Table 1 Our experience: outcomes of patients undergoing gastrojejunostomy feeding tube placement

After a median follow-up period of 8 months, of the six reported patients, none of them had a complication from the GJ tube itself, in terms of migration, occlusion, reflux, or dislodgement of the tube. Albeit, this is a very commonly noted problem of any J tube extension or J-limb of the GJ tube, which would require replacement of the GJ tube by interventional radiology. One patient succumbed to death given that she was end-stage esophageal cancer, status post bilateral lung transplant, and on immunosuppression; and the stent and feeding tube had been placed as palliation efforts.

Discussion

There are several notable advantages of this procedure. Firstly, both gastric decompression and post-pyloric feeds can be accomplished with one tube. Secondly, the tube is placed safely and under direct visualization in one stage. Lastly, given the large caliber of the tube, clogging of the tube is less of an issue and because it is not a tube-within-a-tube, no manipulation of the tube is required in the immediate post-placement period. These tubes can be easily exchanged over a wire by interventional radiology, if needed in case of clogged or dislodged tube. On the contrary, the procedure does require two competent operators to simultaneously perform the endoscopic driving of the wire into the small bowel while placing the GJ tube laparoscopically.

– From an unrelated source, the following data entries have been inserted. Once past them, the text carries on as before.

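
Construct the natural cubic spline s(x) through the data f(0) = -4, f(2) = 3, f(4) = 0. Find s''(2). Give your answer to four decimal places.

With M_i denoting the second derivative at x_i, h_i = 2, 2, and Δ_i = (y_(i+1) − y_i)/h_i = 7/2, -3/2:
  2·M_0 + 8·M_1 + 2·M_2 = 6(Δ_1 - Δ_0) = -30
Natural end conditions: M_0 = M_2 = 0.
Solving the tridiagonal system: M_0 = 0, M_1 = -15/4, M_2 = 0.

-3.7500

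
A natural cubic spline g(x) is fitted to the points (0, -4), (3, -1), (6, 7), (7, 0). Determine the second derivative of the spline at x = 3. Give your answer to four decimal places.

2.9195

With m_i denoting the second derivative at x_i, h_i = 3, 3, 1, and Δ_i = (y_(i+1) − y_i)/h_i = 1, 8/3, -7:
  3·m_0 + 12·m_1 + 3·m_2 = 6(Δ_1 - Δ_0) = 10
  3·m_1 + 8·m_2 + 1·m_3 = 6(Δ_2 - Δ_1) = -58
Natural end conditions: m_0 = m_3 = 0.
Solving the tridiagonal system: m_0 = 0, m_1 = 254/87, m_2 = -242/29, m_3 = 0.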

While this procedure is safe, patient selection is important. Patients who are not good candidates for general anesthesia, laparoscopy, or have difficult foregut anatomy should not undergo GJ tube placement and maybe better off with parenteral nutrition. Endoscopically guided laparoscopic GJ tubes are a viable option for patients who require both gastric decompression and post-pyloric feeds, and are ideal for bridging patients to oral intake.